Advice to CEOs: Watch the recovery, not the recession

For CEOs it isn’t the recession that hurts as much as the recovery, says Andrew Ward, associate professor of management.

In his research, Ward has examined the largest U.S. companies during and after the last major recession and found that more chief executives were fired in the nine months following the recession than during the recession itself. Based on this, Ward calls on CEOs to be aware of—and wary of—the impact of an economic recovery in 2010.

“Good times will be here again, but leaders need to set expectations, both for the speed of the recovery and also for its tone,” he says. “Expectations have to be managed or heads at the top will roll, in both business and politics.”

Ward expands on this thinking in an opinion piece titled “The Peril of Executive Optimism in 2010,” which was recently featured in Forbes magazine.

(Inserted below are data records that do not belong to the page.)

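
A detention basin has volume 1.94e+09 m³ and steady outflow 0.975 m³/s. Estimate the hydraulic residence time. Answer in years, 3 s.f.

Q = 0.975 m³/s × 3.156e+07 s/yr = 3.077e+07 m³/yr.
Hydraulic residence time τ = V/Q = 1.94e+09/3.077e+07 = 63.05 yr.

63.1 yr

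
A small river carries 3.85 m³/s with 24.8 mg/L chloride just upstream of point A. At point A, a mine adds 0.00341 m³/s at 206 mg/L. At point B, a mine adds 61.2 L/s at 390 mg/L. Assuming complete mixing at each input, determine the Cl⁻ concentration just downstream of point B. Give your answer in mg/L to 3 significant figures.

30.7 mg/L

After input A: C = (3.85·24.8 + 0.00341·206) / 3.853 = 24.96 mg/L.
61.2 L/s = 0.0612 m³/s.
After input B: C = (3.853·24.96 + 0.0612·390) / 3.915 = 30.67 mg/L.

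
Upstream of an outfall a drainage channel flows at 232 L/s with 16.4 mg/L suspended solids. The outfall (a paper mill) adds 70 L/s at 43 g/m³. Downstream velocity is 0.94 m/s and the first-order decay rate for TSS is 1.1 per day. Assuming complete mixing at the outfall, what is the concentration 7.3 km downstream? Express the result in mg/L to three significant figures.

20.4 mg/L

70 L/s = 0.07 m³/s.
232 L/s = 0.232 m³/s.
After complete mixing, C₀ = (0.07·43 + 0.232·16.4) / 0.302 = 22.57 mg/L.
Travel time t = 7300 m / 0.94 m/s = 7766 s = 0.08988 d.
C = 22.57·exp(−1.1·0.08988) = 22.57·0.9059 = 20.44 mg/L.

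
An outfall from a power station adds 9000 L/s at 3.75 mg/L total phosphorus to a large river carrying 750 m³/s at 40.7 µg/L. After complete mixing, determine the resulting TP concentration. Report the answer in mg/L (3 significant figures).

0.0847 mg/L

9000 L/s = 9 m³/s.
40.7 µg/L = 0.0407 mg/L.
By mass balance at complete mixing, C = (9·3.75 + 750·0.0407) / (9 + 750) = 64.28/759 = 0.08468 mg/L.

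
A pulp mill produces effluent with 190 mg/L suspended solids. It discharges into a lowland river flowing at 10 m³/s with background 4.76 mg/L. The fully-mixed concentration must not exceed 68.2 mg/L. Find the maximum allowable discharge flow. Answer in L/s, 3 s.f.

5210 L/s

Mass balance at complete mixing: C_std·(Q_w + Q_r) = Q_w·C_e + Q_r·C_b.
Rearranging, Q_w = Q_r·(C_std − C_b)/(C_e − C_std) = 10·(68.2 − 4.76) / (190 − 68.2) = 5.209 m³/s.
= 5209 L/s.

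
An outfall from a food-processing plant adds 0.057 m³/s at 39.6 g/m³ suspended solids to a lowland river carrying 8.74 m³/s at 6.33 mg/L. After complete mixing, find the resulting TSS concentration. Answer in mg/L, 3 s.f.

6.55 mg/L

By mass balance at complete mixing, C = (0.057·39.6 + 8.74·6.33) / (0.057 + 8.74) = 57.58/8.797 = 6.546 mg/L.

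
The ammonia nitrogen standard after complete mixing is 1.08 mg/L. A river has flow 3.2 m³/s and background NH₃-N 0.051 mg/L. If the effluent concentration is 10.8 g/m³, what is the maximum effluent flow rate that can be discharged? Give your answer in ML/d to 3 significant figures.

Mass balance at complete mixing: C_std·(Q_w + Q_r) = Q_w·C_e + Q_r·C_b.
Rearranging, Q_w = Q_r·(C_std − C_b)/(C_e − C_std) = 3.2·(1.08 − 0.051) / (10.8 − 1.08) = 0.3388 m³/s.
= 29.27 ML/d.

29.3 ML/d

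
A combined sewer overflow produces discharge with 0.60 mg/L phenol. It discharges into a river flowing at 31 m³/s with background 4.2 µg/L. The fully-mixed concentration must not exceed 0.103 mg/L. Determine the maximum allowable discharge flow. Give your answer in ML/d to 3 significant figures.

532 ML/d

4.2 µg/L = 0.0042 mg/L.
Mass balance at complete mixing: C_std·(Q_w + Q_r) = Q_w·C_e + Q_r·C_b.
Rearranging, Q_w = Q_r·(C_std − C_b)/(C_e − C_std) = 31·(0.103 − 0.0042) / (0.6 − 0.103) = 6.163 m³/s.
= 532.4 ML/d.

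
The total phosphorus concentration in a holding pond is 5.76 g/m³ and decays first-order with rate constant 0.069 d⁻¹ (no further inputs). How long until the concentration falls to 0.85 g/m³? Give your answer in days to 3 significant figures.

t = ln(C₀/C)/k = ln(5.76/0.85)/0.069 = 1.913/0.069 = 27.73 d.

27.7 d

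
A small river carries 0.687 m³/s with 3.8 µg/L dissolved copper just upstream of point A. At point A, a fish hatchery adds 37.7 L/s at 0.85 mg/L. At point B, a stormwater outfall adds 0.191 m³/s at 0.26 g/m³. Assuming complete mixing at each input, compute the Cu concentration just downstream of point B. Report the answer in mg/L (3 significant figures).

0.0921 mg/L

3.8 µg/L = 0.0038 mg/L.
37.7 L/s = 0.0377 m³/s.
After input A: C = (0.687·0.0038 + 0.0377·0.85) / 0.7247 = 0.04782 mg/L.
After input B: C = (0.7247·0.04782 + 0.191·0.26) / 0.9157 = 0.09208 mg/L.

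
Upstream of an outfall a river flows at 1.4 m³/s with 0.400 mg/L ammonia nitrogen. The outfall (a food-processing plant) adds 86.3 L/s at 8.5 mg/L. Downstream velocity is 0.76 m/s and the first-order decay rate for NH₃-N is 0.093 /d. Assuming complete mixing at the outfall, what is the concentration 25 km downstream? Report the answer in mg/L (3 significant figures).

0.840 mg/L

86.3 L/s = 0.0863 m³/s.
After complete mixing, C₀ = (0.0863·8.5 + 1.4·0.4) / 1.486 = 0.8703 mg/L.
Travel time t = 2.5e+04 m / 0.76 m/s = 3.289e+04 s = 0.3807 d.
C = 0.8703·exp(−0.093·0.3807) = 0.8703·0.9652 = 0.84 mg/L.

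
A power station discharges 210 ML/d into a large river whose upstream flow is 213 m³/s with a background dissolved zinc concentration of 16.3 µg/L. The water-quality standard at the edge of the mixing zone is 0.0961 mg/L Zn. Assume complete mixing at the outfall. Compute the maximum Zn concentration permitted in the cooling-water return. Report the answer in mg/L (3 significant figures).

7.09 mg/L

210 ML/d = 2.431 m³/s.
16.3 µg/L = 0.0163 mg/L.
Mass balance: 0.0961·215.4 = 2.431·Cₑ + 213·0.0163.
Cₑ = (20.7 − 3.472) / 2.431 = 7.089 mg/L.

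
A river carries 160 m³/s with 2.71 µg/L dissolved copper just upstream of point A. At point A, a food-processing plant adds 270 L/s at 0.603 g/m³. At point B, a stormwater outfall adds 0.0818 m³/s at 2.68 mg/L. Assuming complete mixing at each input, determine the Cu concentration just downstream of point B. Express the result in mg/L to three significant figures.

2.71 µg/L = 0.00271 mg/L.
270 L/s = 0.27 m³/s.
After input A: C = (160·0.00271 + 0.27·0.603) / 160.3 = 0.003721 mg/L.
After input B: C = (160.3·0.003721 + 0.0818·2.68) / 160.4 = 0.005087 mg/L.

0.00509 mg/L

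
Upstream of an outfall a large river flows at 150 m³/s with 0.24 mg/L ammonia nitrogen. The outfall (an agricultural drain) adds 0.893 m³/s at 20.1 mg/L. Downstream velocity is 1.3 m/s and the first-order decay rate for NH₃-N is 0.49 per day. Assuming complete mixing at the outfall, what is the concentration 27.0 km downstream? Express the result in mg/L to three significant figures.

0.318 mg/L

After complete mixing, C₀ = (0.893·20.1 + 150·0.24) / 150.9 = 0.3575 mg/L.
Travel time t = 2.7e+04 m / 1.3 m/s = 2.077e+04 s = 0.2404 d.
C = 0.3575·exp(−0.49·0.2404) = 0.3575·0.8889 = 0.3178 mg/L.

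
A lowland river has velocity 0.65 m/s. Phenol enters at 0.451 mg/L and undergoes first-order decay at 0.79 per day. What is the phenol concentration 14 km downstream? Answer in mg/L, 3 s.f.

0.370 mg/L

Travel time t = 14 km / 0.65 m/s = 1.4e+04/0.65 = 2.154e+04 s = 0.2493 d.
First-order decay: C = 0.451·exp(−0.79·0.2493) = 0.451·0.8212 = 0.3704 mg/L.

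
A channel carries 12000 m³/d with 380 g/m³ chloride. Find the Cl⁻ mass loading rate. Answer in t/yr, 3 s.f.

12000 m³/d = 0.1389 m³/s.
Mass flux = Q·C = 0.1389 m³/s × 380 g/m³ = 52.78 g/s.
= 52.78 g/s × 31.56 = 1666 t/yr.

1670 t/yr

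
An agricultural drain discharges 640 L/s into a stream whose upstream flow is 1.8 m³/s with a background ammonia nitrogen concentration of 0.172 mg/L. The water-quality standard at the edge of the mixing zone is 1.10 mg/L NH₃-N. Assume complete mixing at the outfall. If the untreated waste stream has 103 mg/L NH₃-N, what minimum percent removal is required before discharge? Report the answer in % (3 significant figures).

96.4 %

640 L/s = 0.64 m³/s.
Mass balance: 1.1·2.44 = 0.64·Cₑ + 1.8·0.172.
Cₑ = (2.684 − 0.3096) / 0.64 = 3.71 mg/L.
Required removal = 1 − 3.71/103 = 96.4 %.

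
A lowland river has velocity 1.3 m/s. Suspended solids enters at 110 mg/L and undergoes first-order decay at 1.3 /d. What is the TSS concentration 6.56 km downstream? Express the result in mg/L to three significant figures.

102 mg/L

Travel time t = 6.56 km / 1.3 m/s = 6560/1.3 = 5046 s = 0.0584 d.
First-order decay: C = 110·exp(−1.3·0.0584) = 110·0.9269 = 102 mg/L.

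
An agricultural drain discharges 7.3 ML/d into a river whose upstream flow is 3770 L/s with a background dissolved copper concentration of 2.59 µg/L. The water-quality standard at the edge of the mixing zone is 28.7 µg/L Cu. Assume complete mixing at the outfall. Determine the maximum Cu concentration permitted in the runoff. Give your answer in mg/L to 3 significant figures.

1.19 mg/L

7.3 ML/d = 0.08449 m³/s.
3770 L/s = 3.77 m³/s.
2.59 µg/L = 0.00259 mg/L.
28.7 µg/L = 0.0287 mg/L.
Mass balance: 0.0287·3.854 = 0.08449·Cₑ + 3.77·0.00259.
Cₑ = (0.1106 − 0.009764) / 0.08449 = 1.194 mg/L.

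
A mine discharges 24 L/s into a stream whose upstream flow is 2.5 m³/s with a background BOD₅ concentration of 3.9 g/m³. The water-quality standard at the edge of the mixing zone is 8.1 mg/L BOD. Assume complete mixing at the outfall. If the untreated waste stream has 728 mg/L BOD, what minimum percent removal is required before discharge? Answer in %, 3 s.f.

38.8 %

24 L/s = 0.024 m³/s.
Mass balance: 8.1·2.524 = 0.024·Cₑ + 2.5·3.9.
Cₑ = (20.44 − 9.75) / 0.024 = 445.6 mg/L.
Required removal = 1 − 445.6/728 = 38.79 %.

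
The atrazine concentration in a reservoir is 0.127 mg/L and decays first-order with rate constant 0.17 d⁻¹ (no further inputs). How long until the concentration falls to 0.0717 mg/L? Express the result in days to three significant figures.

t = ln(C₀/C)/k = ln(0.127/0.0717)/0.17 = 0.5717/0.17 = 3.363 d.

3.36 d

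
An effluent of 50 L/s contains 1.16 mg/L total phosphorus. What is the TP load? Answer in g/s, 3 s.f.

50 L/s = 0.05 m³/s.
Mass flux = Q·C = 0.05 m³/s × 1.16 g/m³ = 0.058 g/s.

0.0580 g/s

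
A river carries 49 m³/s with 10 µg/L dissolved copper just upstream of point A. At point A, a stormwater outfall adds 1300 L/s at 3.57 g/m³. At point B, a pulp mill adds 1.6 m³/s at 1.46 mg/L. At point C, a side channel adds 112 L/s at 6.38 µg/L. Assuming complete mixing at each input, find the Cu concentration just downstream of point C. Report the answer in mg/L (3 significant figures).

0.144 mg/L

10 µg/L = 0.01 mg/L.
1300 L/s = 1.3 m³/s.
After input A: C = (49·0.01 + 1.3·3.57) / 50.3 = 0.102 mg/L.
After input B: C = (50.3·0.102 + 1.6·1.46) / 51.9 = 0.1439 mg/L.
112 L/s = 0.112 m³/s.
6.38 µg/L = 0.00638 mg/L.
After input C: C = (51.9·0.1439 + 0.112·0.00638) / 52.01 = 0.1436 mg/L.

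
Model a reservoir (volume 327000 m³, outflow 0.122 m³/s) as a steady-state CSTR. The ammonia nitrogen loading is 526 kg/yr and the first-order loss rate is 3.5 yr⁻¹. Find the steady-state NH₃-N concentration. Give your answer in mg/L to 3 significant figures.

0.105 mg/L

Outflow Q = 0.122 m³/s × 3.156e+07 s/yr = 3.85e+06 m³/yr.
Steady-state CSTR mass balance: W = Q·C + k·V·C, so C = W/(Q + kV).
Q + kV = 3.85e+06 + 3.5·327000 = 4.995e+06 m³/yr.
C = 526/4.995e+06 = 0.0001053 kg/m³ = 0.1053 mg/L.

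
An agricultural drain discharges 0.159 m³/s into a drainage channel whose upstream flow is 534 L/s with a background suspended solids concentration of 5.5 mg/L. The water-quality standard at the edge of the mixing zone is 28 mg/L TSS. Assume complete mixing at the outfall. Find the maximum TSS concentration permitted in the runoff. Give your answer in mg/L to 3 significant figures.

534 L/s = 0.534 m³/s.
Mass balance: 28·0.693 = 0.159·Cₑ + 0.534·5.5.
Cₑ = (19.4 − 2.937) / 0.159 = 103.6 mg/L.

104 mg/L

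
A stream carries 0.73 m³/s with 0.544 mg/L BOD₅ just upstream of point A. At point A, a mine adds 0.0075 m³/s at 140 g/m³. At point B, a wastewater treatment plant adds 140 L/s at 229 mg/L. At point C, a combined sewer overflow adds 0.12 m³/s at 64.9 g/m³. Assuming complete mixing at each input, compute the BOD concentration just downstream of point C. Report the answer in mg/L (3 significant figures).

After input A: C = (0.73·0.544 + 0.0075·140) / 0.7375 = 1.962 mg/L.
140 L/s = 0.14 m³/s.
After input B: C = (0.7375·1.962 + 0.14·229) / 0.8775 = 38.18 mg/L.
After input C: C = (0.8775·38.18 + 0.12·64.9) / 0.9975 = 41.4 mg/L.

41.4 mg/L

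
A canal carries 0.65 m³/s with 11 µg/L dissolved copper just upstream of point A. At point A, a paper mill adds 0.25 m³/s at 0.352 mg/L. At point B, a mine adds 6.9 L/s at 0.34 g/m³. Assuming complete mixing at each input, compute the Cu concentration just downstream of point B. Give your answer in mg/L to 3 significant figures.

11 µg/L = 0.011 mg/L.
After input A: C = (0.65·0.011 + 0.25·0.352) / 0.9 = 0.1057 mg/L.
6.9 L/s = 0.0069 m³/s.
After input B: C = (0.9·0.1057 + 0.0069·0.34) / 0.9069 = 0.1075 mg/L.

0.108 mg/L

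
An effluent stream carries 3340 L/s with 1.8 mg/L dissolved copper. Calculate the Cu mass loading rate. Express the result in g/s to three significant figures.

3340 L/s = 3.34 m³/s.
Mass flux = Q·C = 3.34 m³/s × 1.8 g/m³ = 6.012 g/s.

6.01 g/s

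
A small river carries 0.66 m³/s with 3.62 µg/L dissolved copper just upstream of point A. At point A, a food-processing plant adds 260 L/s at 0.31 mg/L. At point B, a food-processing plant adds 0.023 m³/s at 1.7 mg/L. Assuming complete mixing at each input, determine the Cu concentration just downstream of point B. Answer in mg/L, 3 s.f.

3.62 µg/L = 0.00362 mg/L.
260 L/s = 0.26 m³/s.
After input A: C = (0.66·0.00362 + 0.26·0.31) / 0.92 = 0.09021 mg/L.
After input B: C = (0.92·0.09021 + 0.023·1.7) / 0.943 = 0.1295 mg/L.

0.129 mg/L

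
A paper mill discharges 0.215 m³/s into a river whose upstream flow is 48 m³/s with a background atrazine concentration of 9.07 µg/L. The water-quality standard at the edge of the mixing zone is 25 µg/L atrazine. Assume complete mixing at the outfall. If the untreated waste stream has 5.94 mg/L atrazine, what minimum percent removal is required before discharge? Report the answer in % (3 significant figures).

39.7 %

9.07 µg/L = 0.00907 mg/L.
25 µg/L = 0.025 mg/L.
Mass balance: 0.025·48.22 = 0.215·Cₑ + 48·0.00907.
Cₑ = (1.205 − 0.4354) / 0.215 = 3.581 mg/L.
Required removal = 1 − 3.581/5.94 = 39.71 %.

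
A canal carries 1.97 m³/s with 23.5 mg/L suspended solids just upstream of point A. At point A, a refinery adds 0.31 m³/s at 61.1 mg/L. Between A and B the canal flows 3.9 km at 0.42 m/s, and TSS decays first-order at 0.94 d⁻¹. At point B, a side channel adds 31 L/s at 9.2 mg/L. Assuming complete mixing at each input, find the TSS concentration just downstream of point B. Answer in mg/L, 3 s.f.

After input A: C = (1.97·23.5 + 0.31·61.1) / 2.28 = 28.61 mg/L.
Over the 3.9 km reach to input B (t = 9286 s = 0.1075 d), decay gives C = 28.61·exp(−0.94·0.1075) = 25.86 mg/L.
31 L/s = 0.031 m³/s.
After input B: C = (2.28·25.86 + 0.031·9.2) / 2.311 = 25.64 mg/L.

25.6 mg/L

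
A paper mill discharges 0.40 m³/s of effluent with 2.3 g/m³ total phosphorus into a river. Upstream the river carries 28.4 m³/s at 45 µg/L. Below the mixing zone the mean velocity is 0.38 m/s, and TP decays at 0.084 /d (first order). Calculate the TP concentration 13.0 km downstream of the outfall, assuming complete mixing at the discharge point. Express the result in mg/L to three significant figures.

45 µg/L = 0.045 mg/L.
After complete mixing, C₀ = (0.4·2.3 + 28.4·0.045) / 28.8 = 0.07632 mg/L.
Travel time t = 1.3e+04 m / 0.38 m/s = 3.421e+04 s = 0.396 d.
C = 0.07632·exp(−0.084·0.396) = 0.07632·0.9673 = 0.07382 mg/L.

0.0738 mg/L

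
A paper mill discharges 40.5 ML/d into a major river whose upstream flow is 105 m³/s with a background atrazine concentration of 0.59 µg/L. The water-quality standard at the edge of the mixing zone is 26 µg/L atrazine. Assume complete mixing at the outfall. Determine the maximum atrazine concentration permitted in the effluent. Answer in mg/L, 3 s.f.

5.72 mg/L

40.5 ML/d = 0.4688 m³/s.
0.59 µg/L = 0.00059 mg/L.
26 µg/L = 0.026 mg/L.
Mass balance: 0.026·105.5 = 0.4688·Cₑ + 105·0.00059.
Cₑ = (2.742 − 0.06195) / 0.4688 = 5.718 mg/L.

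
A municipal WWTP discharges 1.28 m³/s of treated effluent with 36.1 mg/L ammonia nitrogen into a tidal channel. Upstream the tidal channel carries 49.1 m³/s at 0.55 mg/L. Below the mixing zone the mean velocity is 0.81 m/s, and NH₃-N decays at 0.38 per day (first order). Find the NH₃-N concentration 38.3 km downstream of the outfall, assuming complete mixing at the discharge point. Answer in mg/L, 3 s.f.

After complete mixing, C₀ = (1.28·36.1 + 49.1·0.55) / 50.38 = 1.453 mg/L.
Travel time t = 3.83e+04 m / 0.81 m/s = 4.728e+04 s = 0.5473 d.
C = 1.453·exp(−0.38·0.5473) = 1.453·0.8122 = 1.18 mg/L.

1.18 mg/L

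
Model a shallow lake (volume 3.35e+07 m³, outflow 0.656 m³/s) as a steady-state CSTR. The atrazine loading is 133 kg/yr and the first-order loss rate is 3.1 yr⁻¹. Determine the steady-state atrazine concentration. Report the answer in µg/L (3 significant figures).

Outflow Q = 0.656 m³/s × 3.156e+07 s/yr = 2.07e+07 m³/yr.
Steady-state CSTR mass balance: W = Q·C + k·V·C, so C = W/(Q + kV).
Q + kV = 2.07e+07 + 3.1·3.35e+07 = 1.246e+08 m³/yr.
C = 133/1.246e+08 = 1.068e-06 kg/m³ = 0.001068 mg/L = 1.068 µg/L.

1.07 µg/L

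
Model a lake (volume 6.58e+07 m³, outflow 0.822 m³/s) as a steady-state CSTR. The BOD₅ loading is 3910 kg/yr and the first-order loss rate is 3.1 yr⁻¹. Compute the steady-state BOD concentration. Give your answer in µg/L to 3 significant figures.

Outflow Q = 0.822 m³/s × 3.156e+07 s/yr = 2.594e+07 m³/yr.
Steady-state CSTR mass balance: W = Q·C + k·V·C, so C = W/(Q + kV).
Q + kV = 2.594e+07 + 3.1·6.58e+07 = 2.299e+08 m³/yr.
C = 3910/2.299e+08 = 1.701e-05 kg/m³ = 0.01701 mg/L = 17.01 µg/L.

17.0 µg/L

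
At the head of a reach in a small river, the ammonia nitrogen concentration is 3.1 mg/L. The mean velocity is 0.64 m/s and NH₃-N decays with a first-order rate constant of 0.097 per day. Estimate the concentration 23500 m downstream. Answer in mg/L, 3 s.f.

Travel time t = 23500 m / 0.64 m/s = 2.35e+04/0.64 = 3.672e+04 s = 0.425 d.
First-order decay: C = 3.1·exp(−0.097·0.425) = 3.1·0.9596 = 2.975 mg/L.

2.97 mg/L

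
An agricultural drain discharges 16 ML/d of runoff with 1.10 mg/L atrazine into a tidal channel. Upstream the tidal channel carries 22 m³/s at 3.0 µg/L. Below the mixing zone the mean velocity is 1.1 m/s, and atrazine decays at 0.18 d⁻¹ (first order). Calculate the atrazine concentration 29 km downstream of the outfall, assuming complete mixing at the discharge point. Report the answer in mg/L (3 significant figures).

0.0115 mg/L

16 ML/d = 0.1852 m³/s.
3.0 µg/L = 0.003 mg/L.
After complete mixing, C₀ = (0.1852·1.1 + 22·0.003) / 22.19 = 0.01216 mg/L.
Travel time t = 2.9e+04 m / 1.1 m/s = 2.636e+04 s = 0.3051 d.
C = 0.01216·exp(−0.18·0.3051) = 0.01216·0.9466 = 0.01151 mg/L.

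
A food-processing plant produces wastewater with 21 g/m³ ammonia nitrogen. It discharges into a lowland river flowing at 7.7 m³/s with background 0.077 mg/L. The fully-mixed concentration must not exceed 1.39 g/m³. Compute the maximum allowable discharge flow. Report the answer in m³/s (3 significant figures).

Mass balance at complete mixing: C_std·(Q_w + Q_r) = Q_w·C_e + Q_r·C_b.
Rearranging, Q_w = Q_r·(C_std − C_b)/(C_e − C_std) = 7.7·(1.39 − 0.077) / (21 − 1.39) = 0.5156 m³/s.

0.516 m³/s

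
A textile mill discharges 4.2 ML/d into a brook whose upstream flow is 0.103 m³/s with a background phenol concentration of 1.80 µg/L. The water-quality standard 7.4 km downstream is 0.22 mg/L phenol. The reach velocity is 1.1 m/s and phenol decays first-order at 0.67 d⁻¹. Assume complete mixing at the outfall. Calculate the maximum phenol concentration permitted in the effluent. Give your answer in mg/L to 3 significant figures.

0.719 mg/L

4.2 ML/d = 0.04861 m³/s.
1.80 µg/L = 0.0018 mg/L.
Travel time to the compliance point: t = 7400/1.1 = 6727 s = 0.07786 d; decay factor exp(−0.67·0.07786) = 0.9492.
So the concentration just after mixing may be at most 0.22/0.9492 = 0.2318 mg/L.
Mass balance: 0.2318·0.1516 = 0.04861·Cₑ + 0.103·0.0018.
Cₑ = (0.03514 − 0.0001854) / 0.04861 = 0.7191 mg/L.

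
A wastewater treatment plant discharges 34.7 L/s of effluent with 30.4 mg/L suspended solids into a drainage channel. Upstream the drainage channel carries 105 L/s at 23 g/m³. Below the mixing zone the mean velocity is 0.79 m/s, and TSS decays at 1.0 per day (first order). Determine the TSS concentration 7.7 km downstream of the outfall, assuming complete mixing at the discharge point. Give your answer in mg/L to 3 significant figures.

22.2 mg/L

34.7 L/s = 0.0347 m³/s.
105 L/s = 0.105 m³/s.
After complete mixing, C₀ = (0.0347·30.4 + 0.105·23) / 0.1397 = 24.84 mg/L.
Travel time t = 7700 m / 0.79 m/s = 9747 s = 0.1128 d.
C = 24.84·exp(−1.0·0.1128) = 24.84·0.8933 = 22.19 mg/L.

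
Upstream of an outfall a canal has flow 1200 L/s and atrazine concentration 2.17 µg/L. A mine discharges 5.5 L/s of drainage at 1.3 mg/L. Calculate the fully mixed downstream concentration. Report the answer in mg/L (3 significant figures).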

Ward conducts research on issues related to corporate governance, including CEO successions and compensation, reputation, and leadership. With Dr. Jeffrey Sonnenfeld of Yale University he is coauthor of Firing Back: How Great Leaders Rebound After Career Disasters, which was published by Harvard Business School Press in 2007. Firing Back received national and international media attention with reviews in The New York Times, Washington Post, The Los Angeles Times, The Financial Times, Forbes, BusinessWeek and The Economist among other publications.